O mistério da desigualdade
Fernando Correia, no seu livro «Os
Jornalistas e as Notícias», refere como velha fórmula do
jornalismo anglo-saxónico a de que «os factos são sagrados, as
opiniões são livres». Boa máxima a fixar para quem escreve.
Mas não parece que o PCP, a sua história, a sua realidade e a
sua acção política estejam actualmente destinados a essa
sagração factual.
Importa perguntar por quê.
Os comunistas têm sido, nos últimos dias, objecto de especial
atenção por parte da comunicação social. Desde a idade dos
dirigentes até às suas pretensas tendências políticas no
partido, de «duros» a «renovadores», passando por
irreveláveis, muito se tem escrito. O mal não é que se escreva
tanto. É que se escreva tão mal.
Esta apagada e falseada análise do PCP nos meios de
comunicação social deixa-me insatisfeito e revoltado. Os
comunistas merecem muito mais. Pelo que são e pelo que já deram
ao seu país, à sua cultura, à sua história - pela sua
contribuição para a construção da democracia e pela
resistência que fincaram em terra fascista de partido único, em
que o PCP foi o único que resistiu à ditadura como força
política coesa e organizada.
Poderá dizer-se que é esse o estilo em voga para tratamento da
vida política na nossa imprensa. Mas não é verdade. Há de
facto, quanto ao PCP, uma grande, enorme diferença de fundo, de
conteúdo, de raíz: enquanto nos outros partidos o que se
comenta e está em causa são «líderes» ou «lideranças»
traçadas em qualquer curva ou esquina de conjuntura, almoçadas
ou jantadas num qualquer restaurante, relativamente ao PCP, mesmo
quando parece que se fala de pessoas, até classificando-as e
rotulando-as, o alvo é outro.
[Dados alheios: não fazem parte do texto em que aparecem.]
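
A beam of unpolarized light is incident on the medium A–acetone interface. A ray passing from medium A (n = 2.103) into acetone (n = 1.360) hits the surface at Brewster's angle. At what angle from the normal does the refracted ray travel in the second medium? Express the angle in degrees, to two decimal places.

tan θ_B = n₂/n₁ = 1.360/2.103 = 0.6467, so θ_B = 32.89°.
The refracted ray is perpendicular to the reflected ray, so θ_t = 90° − θ_B = 57.11°.

θ_t ≈ 57.11°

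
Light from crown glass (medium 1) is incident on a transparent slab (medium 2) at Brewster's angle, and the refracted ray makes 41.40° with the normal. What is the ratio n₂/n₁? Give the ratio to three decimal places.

θ_B + θ_t = 90°, so θ_B = 90° − 41.40° = 48.60°.
tan θ_B = n₂/n₁, so n₂/n₁ = tan 48.60° = 1.134.

n₂/n₁ ≈ 1.134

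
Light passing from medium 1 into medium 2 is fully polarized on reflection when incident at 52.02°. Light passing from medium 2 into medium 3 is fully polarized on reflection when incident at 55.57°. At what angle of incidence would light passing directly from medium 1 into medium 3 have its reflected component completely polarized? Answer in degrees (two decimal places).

θ_B ≈ 61.85°

tan θ_B(1→2) = n₂/n₁ = tan 52.02° = 1.2809.
tan θ_B(2→3) = n₃/n₂ = tan 55.57° = 1.4588.
So n₃/n₁ = (n₂/n₁)(n₃/n₂) = 1.2809 × 1.4588 = 1.8686.
θ_B(1→3) = arctan(1.8686) = 61.85°.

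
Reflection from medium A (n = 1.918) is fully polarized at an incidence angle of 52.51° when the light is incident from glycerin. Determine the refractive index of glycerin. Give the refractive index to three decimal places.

n ≈ 1.471

At Brewster's angle, tan θ_B = n₂/n₁ with n₁ on the incident side (glycerin) and n₂ on the transmitted side (medium A).
n₁ = n₂ / tan θ_B = 1.918 / tan 52.51° = 1.471.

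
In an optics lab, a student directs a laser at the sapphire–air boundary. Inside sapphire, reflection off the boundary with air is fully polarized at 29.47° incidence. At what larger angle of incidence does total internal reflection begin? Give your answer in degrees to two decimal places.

θ_c ≈ 34.41°

tan θ_B = n₂/n₁ = tan 29.47° = 0.5651.
Total internal reflection: sin θ_c = n₂/n₁ = 0.5651.
θ_c = arcsin(0.5651) = 34.41°.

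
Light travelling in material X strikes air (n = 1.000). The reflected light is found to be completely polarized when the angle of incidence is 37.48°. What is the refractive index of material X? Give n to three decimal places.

n ≈ 1.304

At Brewster's angle, tan θ_B = n₂/n₁ with n₁ on the incident side (material X) and n₂ on the transmitted side (air).
n₁ = n₂ / tan θ_B = 1.000 / tan 37.48° = 1.304.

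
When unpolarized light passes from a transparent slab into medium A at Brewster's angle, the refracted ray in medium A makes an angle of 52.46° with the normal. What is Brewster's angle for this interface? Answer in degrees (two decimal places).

Since the reflected and refracted rays are at right angles at the polarizing angle, θ_B + θ_t = 90°.
So θ_B = 90° − θ_t = 90° − 52.46° = 37.54°.

θ_B ≈ 37.54°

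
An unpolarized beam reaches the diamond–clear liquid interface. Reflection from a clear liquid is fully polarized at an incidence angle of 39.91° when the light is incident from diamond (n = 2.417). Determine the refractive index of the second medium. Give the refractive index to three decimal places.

n ≈ 2.022

Brewster's law: tan θ_B = n₂/n₁ (light incident in diamond, refracted into a clear liquid).
n₂ = n₁ tan θ_B = 2.417 × tan 39.91° = 2.022.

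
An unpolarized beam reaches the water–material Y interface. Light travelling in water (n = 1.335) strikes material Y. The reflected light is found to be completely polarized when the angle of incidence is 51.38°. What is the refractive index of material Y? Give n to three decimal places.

n ≈ 1.671

Full polarization of the reflected beam means tan θ_B = n₂/n₁, where n₁ is the incident medium (water).
n₂ = n₁ tan θ_B = 1.335 × tan 51.38° = 1.671.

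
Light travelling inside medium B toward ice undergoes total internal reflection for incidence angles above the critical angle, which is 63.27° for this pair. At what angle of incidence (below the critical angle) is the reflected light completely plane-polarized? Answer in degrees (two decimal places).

θ_B ≈ 41.77°

At the critical angle sin θ_c = n₂/n₁, giving n₂/n₁ = sin 63.27° = 0.8931.
Then tan θ_B = n₂/n₁ = 0.8931, so θ_B = arctan 0.8931 = 41.77°.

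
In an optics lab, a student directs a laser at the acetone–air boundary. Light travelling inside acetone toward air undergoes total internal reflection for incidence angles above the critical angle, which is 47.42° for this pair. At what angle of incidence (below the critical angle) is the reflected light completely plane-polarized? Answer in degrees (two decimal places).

θ_B ≈ 36.37°

sin θ_c = n₂/n₁, so n₂/n₁ = sin 47.42° = 0.7363.
Brewster: tan θ_B = n₂/n₁ = 0.7363.
θ_B = arctan(0.7363) = 36.37°.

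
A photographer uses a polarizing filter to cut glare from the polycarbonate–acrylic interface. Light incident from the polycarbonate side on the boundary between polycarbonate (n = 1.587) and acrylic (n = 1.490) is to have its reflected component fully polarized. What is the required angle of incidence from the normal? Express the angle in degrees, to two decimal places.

Brewster's condition: tan θ_B = n₂/n₁ = 1.490/1.587 = 0.9389.
So θ_B = arctan 0.9389 = 43.19°.

θ_B ≈ 43.19°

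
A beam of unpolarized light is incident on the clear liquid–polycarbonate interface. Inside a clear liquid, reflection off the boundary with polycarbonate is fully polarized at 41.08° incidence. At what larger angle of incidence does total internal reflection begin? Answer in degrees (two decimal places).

θ_c ≈ 60.66°

n₂/n₁ = tan 41.08° = 0.8717; the critical angle satisfies sin θ_c = n₂/n₁.
θ_c = arcsin(0.8717) = 60.66°.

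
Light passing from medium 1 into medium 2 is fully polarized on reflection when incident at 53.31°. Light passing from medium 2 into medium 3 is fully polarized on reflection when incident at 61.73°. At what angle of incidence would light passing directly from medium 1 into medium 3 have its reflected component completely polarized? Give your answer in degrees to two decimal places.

θ_B ≈ 68.16°

n₂/n₁ = tan 53.31° = 1.3421 and n₃/n₂ = tan 61.73° = 1.8595.
So n₃/n₁ = (n₂/n₁)(n₃/n₂) = 1.3421 × 1.8595 = 2.4957.
θ_B(1→3) = arctan(2.4957) = 68.16°.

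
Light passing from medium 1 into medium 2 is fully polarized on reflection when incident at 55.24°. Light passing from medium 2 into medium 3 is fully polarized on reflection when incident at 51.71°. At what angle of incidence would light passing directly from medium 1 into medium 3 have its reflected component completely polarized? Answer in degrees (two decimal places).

n₂/n₁ = tan 55.24° = 1.4410 and n₃/n₂ = tan 51.71° = 1.2667.
So n₃/n₁ = (n₂/n₁)(n₃/n₂) = 1.4410 × 1.2667 = 1.8252.
θ_B(1→3) = arctan(1.8252) = 61.28°.

θ_B ≈ 61.28°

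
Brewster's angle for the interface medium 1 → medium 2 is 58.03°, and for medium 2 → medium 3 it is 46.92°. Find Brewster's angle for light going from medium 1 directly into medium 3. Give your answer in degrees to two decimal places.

n₂/n₁ = tan 58.03° = 1.6022 and n₃/n₂ = tan 46.92° = 1.0694.
n₃/n₁ = 1.7133. Then tan θ_B(1→3) = n₃/n₁, so θ_B(1→3) = arctan(1.7133) = 59.73°.

θ_B ≈ 59.73°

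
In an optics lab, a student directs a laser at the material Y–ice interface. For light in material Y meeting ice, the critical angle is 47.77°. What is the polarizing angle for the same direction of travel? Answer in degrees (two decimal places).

At the critical angle sin θ_c = n₂/n₁, giving n₂/n₁ = sin 47.77° = 0.7405.
Then tan θ_B = n₂/n₁ = 0.7405, so θ_B = arctan 0.7405 = 36.52°.

θ_B ≈ 36.52°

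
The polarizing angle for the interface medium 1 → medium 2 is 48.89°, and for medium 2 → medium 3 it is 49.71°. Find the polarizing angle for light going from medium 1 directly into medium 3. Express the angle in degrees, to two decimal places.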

Não são as pessoas as visadas -
embora isso também possa interessar a alguns articulistas como
especiaria acrescentável - mas sim a própria essência do ideal
comunista, a natureza que fez e faz do PCP uma diferença na
sociedade portuguesa. Porque essa diferença existe: enquanto
esses partidos se propõem apenas alternar na gestão da
sociedade tal como ela é e está, os comunistas visam uma
alternativa de transformação dessa mesma sociedade.
Por essa diferença o PCP é diferente e tem naturalmente que ser
diferente. Pode haver quem não compreenda o sentido da
diferença. Mas há decerto quem nos ataque mais por bem demais o
compreender.
Afinal o mistério de um tratamento desigual é fácil de
desvendar: reside simplesmente na diferença de ser ou não ser.